So, I am in a relationship with ADHD partner. We tread a fine line between Enabling and Understanding our ADHD partners. On one end of the scale we have the school of thought to just accept them for who they are and pick up all the slack because they cannot help it and on the other end of the scale are those who seem to comment that if they are not pulling their weight then end it. We spouses constantly swing in between both and quite frankly it does my head in to the point where my own mental health is becoming an issue. For an overthinker such as myself I am continually thinking about what and how I say things to him and how can I help or is what I am about to say going to do more damage or sound patronising. My partner is newly diagnosed and it's doing my head in. We have been together for four and a half years and he moved in to my house in December. I have been waiting for the life he described would be ours to begin and it didn't matter what he said it went backwards very fast. To be honest I wonder if I am ever going to have that life with him. Yes, he has been diagnosed but doing little about it at this stage - on meds - but no counselling - seems to have trouble getting into that space. He says there are aspects of his life he wants to improve and that things will get better once that happens. It's actually quite difficult for us partners sometimes to sit by and watch the "inaction" in action so to speak.
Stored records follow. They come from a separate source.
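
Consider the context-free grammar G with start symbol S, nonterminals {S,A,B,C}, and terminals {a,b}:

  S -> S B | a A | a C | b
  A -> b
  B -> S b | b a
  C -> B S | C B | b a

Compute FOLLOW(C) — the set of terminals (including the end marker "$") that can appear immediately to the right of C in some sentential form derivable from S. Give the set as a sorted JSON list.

FIRST iteration:
round 1:
  A via A→b: +{b}
  B via B→b a: +{b}
  C via C→B S: +{b}
  S via S→a A: +{a}
  S via S→b: +{b}
  S: {a,b}  A: {b}  B: {b}  C: {b}
round 2:
  B via B→S b: +{a}
  C via C→B S: +{a}
  S: {a,b}  A: {b}  B: {a,b}  C: {a,b}
round 3: (stable)
  S: {a,b}  A: {b}  B: {a,b}  C: {a,b}

Compute FOLLOW by fixpoint:
initialize: $ ∈ FOLLOW(S)
round 1:
  B→S b: FOLLOW(S) ⊇ FIRST(b) = {b}; new: +{b}
  C→B S: FOLLOW(B) ⊇ FIRST(S) = {a,b}; new: +{a,b}
  C→C B: FOLLOW(C) ⊇ FIRST(B) = {a,b}; new: +{a,b}
  S→S B: FOLLOW(S) ⊇ FIRST(B) = {a,b}; new: +{a}
  S→S B: FOLLOW(B) ⊇ FOLLOW(S) ⊇ {$,a,b}; new: +{$}
  S→a A: FOLLOW(A) ⊇ FOLLOW(S) ⊇ {$,a,b}; new: +{$,a,b}
  S→a C: FOLLOW(C) ⊇ FOLLOW(S) ⊇ {$,a,b}; new: +{$}
  FOLLOW[S]={$,a,b}  FOLLOW[A]={$,a,b}  FOLLOW[B]={$,a,b}  FOLLOW[C]={$,a,b}
round 2: (no change)
  FOLLOW[S]={$,a,b}  FOLLOW[A]={$,a,b}  FOLLOW[B]={$,a,b}  FOLLOW[C]={$,a,b}

FOLLOW(C) = ["$", "a", "b"]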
They say that you shouldn't want to change your partner but I think most of you would agree that it is him that changed in that he was very good and showing the outside world that he had everything under control when that was far from the truth. He has also stated he wants to improve things so your wanting to help him do that..... is that trying to change someone?
I am just completely stuck right now wondering if he is ever going to be able to be the partner he made himself out to be with the family togetherness etc when he cannot even get home on time for dinner with us. The family holidays we talk about taking that I now know I will have to pay for as he cannot even pay his own way and I support him now.
How do you give your partners support but ask them to support themselves at the same time? How do you give them the encouragement but work double the hours they do? At a loss.